シルフと契約しているディルベルトは知っているが、イフリートとは一体誰が……と。そこで少し照れながら頬をかいたのはヤクルの兄であるフーリエだった。
「す、すみません……。兄弟を持つ上に、兄と言う共通点で契約に成功しました」
「羨ましいですよ、兄様……」
俺は苦労したのに、とちょっとショックを受けているヤクルを労わる様に背中をさするのはゆきとユリウスの2人だ。防衛組にはフーリエとヤクル以外の4騎士とイーナスにレーグ。
突入するのはユリウス達だったが、そこで問題が出て来た。上空に留まっている城に行く為の手段だ。
どんな仕掛けで城が空に留まっているのか分からないが、まずはそこに向かわなければ麗奈を奪還するのも叶わない。だが、そこでブルームは言った。援軍はもうすぐ来るのだと。
(援軍?)
ブルームの上に乗っている白い小さな龍を見て、ユリウスは微妙な表情をした。視線が合ったからなのか《キュウ?》と可愛らしく鳴いている。
ふと、自分達の頭上に大きな影が遮る。全員が空を見上げた瞬間「え……」と全員が同じように声をあげる。
《ブルーム様。遅れてしまい申し訳ありません》
そう口にするのは、茶色の鱗を持つドラゴン。
その姿は1つだけではない。鱗の色が様々ではあったが、ブルームのように黒い鱗でありながらも、薄く纏うような虹の光はない。
赤、青、緑、茶色、黒、黄色。
確認できるドラゴンの数は正確には数えられない。なんせ、上空全てにそのドラゴン達が集まっているからだ。
「ドラゴン……。バカな、滅んだとされている筈では」
《何の話だ?》
フィナントの言葉に反応したのは茶色の鱗を持つ、体長が10メートルはあろうかと言う巨体。怒らせたかと思ったが、ブルームから《寄せ》と号令がかかる。

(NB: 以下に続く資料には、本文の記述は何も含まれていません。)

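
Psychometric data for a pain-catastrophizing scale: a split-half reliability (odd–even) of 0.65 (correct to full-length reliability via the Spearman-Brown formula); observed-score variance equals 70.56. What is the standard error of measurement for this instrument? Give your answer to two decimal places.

3.87

SD = √70.56 ≈ 8.4000
r_full = 2·0.65 / (1 + 0.65) ≈ 0.7879
The standard error of measurement is 8.4000*√(1 − 0.7879) ≈ 8.4000*0.4606 ≈ 3.8688.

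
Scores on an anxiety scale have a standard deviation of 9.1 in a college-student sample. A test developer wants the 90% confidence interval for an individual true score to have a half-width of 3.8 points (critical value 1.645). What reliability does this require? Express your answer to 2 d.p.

0.94

SEM needed = half-width / z = 3.8/1.645 ≈ 2.310
r = 1 − (2.310/9.1)² ≈ 1 − 0.064 ≈ 0.936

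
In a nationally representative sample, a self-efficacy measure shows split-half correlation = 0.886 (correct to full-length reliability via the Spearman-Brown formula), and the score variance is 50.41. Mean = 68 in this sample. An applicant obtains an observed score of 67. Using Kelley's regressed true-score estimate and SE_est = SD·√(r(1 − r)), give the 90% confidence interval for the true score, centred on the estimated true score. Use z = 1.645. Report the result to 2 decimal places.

[64.28, 69.84]

σ = 50.41^(1/2) = 7.10000
Spearman-Brown: r = 2(0.886) / (1 + 0.886) = 1.77200 / 1.88600 ≈ 0.93955
T̂ = 0.93955(67) + 0.06045(68) ≈ 67.06045
SE_est = 7.10000·√(0.93955·0.06045) ≈ 1.69200
90% CI: 67.06045 ± 2.78334 ≈ (64.27710, 69.84379)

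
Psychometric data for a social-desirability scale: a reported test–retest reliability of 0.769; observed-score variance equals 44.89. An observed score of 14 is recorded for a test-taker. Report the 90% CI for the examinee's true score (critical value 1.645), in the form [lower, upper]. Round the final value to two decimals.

[8.70, 19.30]

SD = √44.89 ≈ 6.7000
SEM = 6.7000 · √(1 − 0.7690) = 6.7000 · √0.2310 ≈ 6.7000 · 0.4806 ≈ 3.2202
Half-width = 1.645·3.2202 ≈ 5.2972
Interval: (8.7028, 19.2972)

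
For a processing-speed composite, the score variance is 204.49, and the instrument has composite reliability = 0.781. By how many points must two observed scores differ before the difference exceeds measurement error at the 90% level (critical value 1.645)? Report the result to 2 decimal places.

σ = 204.49^(1/2) = 14.30000
The standard error of measurement is 14.30000*√(1 − 0.78100) ≈ 14.30000*0.46797 ≈ 6.69203.
Standard error of the difference = 6.69203·√2 ≈ 9.46396
Smallest detectable difference = 1.645*9.46396 ≈ 15.56822

15.57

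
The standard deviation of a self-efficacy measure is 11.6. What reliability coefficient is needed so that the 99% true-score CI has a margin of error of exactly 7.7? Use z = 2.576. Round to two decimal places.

0.93

Required SEM = 7.7 / 2.576 ≃ 2.989
Required reliability = 1 − (SEM/SD)² = 1 − 0.066 ≃ 0.934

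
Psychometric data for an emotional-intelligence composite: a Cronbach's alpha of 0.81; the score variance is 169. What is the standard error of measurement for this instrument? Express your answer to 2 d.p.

5.67

SD = √169 = 13.0000
The standard error of measurement is 13.0000×√(1 − 0.8100) ≈ 13.0000×0.4359 ≈ 5.6666.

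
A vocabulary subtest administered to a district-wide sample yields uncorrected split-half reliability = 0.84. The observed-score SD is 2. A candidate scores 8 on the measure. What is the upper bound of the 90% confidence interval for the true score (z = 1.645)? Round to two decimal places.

8.97

r_full = 2·0.84 / (1 + 0.84) ≃ 0.913
SEM = 2.000×√(1 − 0.913) ≃ 0.590
Margin = 1.645 × 0.590 ≃ 0.970
Upper bound: 8 + 0.970 = 8.970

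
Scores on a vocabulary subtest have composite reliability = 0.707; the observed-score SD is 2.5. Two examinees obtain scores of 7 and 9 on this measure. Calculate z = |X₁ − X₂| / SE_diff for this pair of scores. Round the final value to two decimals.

1.05

SEM = 2.50000·√(1 − 0.70700) ≈ 1.35324
SE_diff = √2 · SEM ≈ 1.91377
z = |7 − 9| / 1.91377 = 2 / 1.91377 ≈ 1.04506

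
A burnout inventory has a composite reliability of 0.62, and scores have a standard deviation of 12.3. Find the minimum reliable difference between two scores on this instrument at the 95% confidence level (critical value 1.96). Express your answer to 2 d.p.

The standard error of measurement is 12.300·√(1 − 0.620) ≈ 12.300·0.616 ≈ 7.582.
Standard error of the difference = 7.582·√2 ≈ 10.723
Smallest detectable difference = 1.96·10.723 ≈ 21.017

21.02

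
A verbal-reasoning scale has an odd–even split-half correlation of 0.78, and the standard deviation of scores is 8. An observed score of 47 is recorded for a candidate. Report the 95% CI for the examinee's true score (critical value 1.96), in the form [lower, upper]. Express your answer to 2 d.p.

[41.49, 52.51]

Spearman-Brown: r = 2(0.78) / (1 + 0.78) = 1.560 / 1.780 ≃ 0.876
SEM = 8.000 * √(1 − 0.876) = 8.000 * √0.124 ≃ 8.000 * 0.352 ≃ 2.812
Half-width = 1.96*2.812 ≃ 5.512
95% CI: 47 ± 5.512 = [41.488, 52.512]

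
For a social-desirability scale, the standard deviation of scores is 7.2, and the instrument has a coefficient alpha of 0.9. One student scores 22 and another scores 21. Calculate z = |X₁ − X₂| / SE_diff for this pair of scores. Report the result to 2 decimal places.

0.31

The standard error of measurement is 7.20000*√(1 − 0.90000) ≃ 7.20000*0.31623 ≃ 2.27684.
SE_diff = √2 * SEM ≃ 3.21994
z = |22 − 21| / 3.21994 = 1 / 3.21994 ≃ 0.31056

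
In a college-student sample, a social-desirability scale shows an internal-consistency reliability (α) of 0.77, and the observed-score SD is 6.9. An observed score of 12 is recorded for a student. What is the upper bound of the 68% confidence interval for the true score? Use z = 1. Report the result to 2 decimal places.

15.31

The standard error of measurement is 6.90000·√(1 − 0.77000) ≈ 6.90000·0.47958 ≈ 3.30912.
1 · SEM ≈ 3.30912
Upper bound: 12 + 3.30912 = 15.30912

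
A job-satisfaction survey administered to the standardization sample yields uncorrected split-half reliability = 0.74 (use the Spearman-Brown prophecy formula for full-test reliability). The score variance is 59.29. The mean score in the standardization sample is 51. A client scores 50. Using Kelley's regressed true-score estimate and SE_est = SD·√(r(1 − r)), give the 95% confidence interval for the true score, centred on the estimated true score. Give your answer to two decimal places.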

《小僧の仲間だ。しかも、お前達は実際に姿を消している。滅んだと思われても仕方あるまい?》
《それもそうか。申し訳ありません、ブルーム様》
簡単に退いたが、どのドラゴンも体長は大きく圧倒される。不用意な言葉だったとフィナントが謝罪し、言葉を交わしたドラゴンも悪かったと同じく謝罪をした。
《前に言っただろ? 小僧の元を5日離れると》
「……確かに言ったが」
ふんっ、と驚かせたのが成功したように鼻で笑う。
もっと褒めろと全身から醸し出されるオーラに、ユリウスは戸惑いながらも頭を撫で背を撫でる。すぐさっと小さいドラゴンも間に入り《ウキュウ♪》と嬉しそうにしている。
《これから城に突入する方と、防衛組とで分けて行く。良いかお前達。人間達を死なせるなよ》
《うおおおおおおおおっ!!!》
まさに咆哮と呼べる状況。
ブルームの号令1つで、それぞれが散っていく中でブルームに乗ったユリウスは城を見る。
(麗奈……。今、行くぞ!!!)
助けを待っているであろう人物を救うため。魔王となった兄を、全てを取り戻す為にと彼等は動く。
その合図はブルームが放った長距離魔法であり、上空に浮かぶ城の一部を吹き飛ばしていった。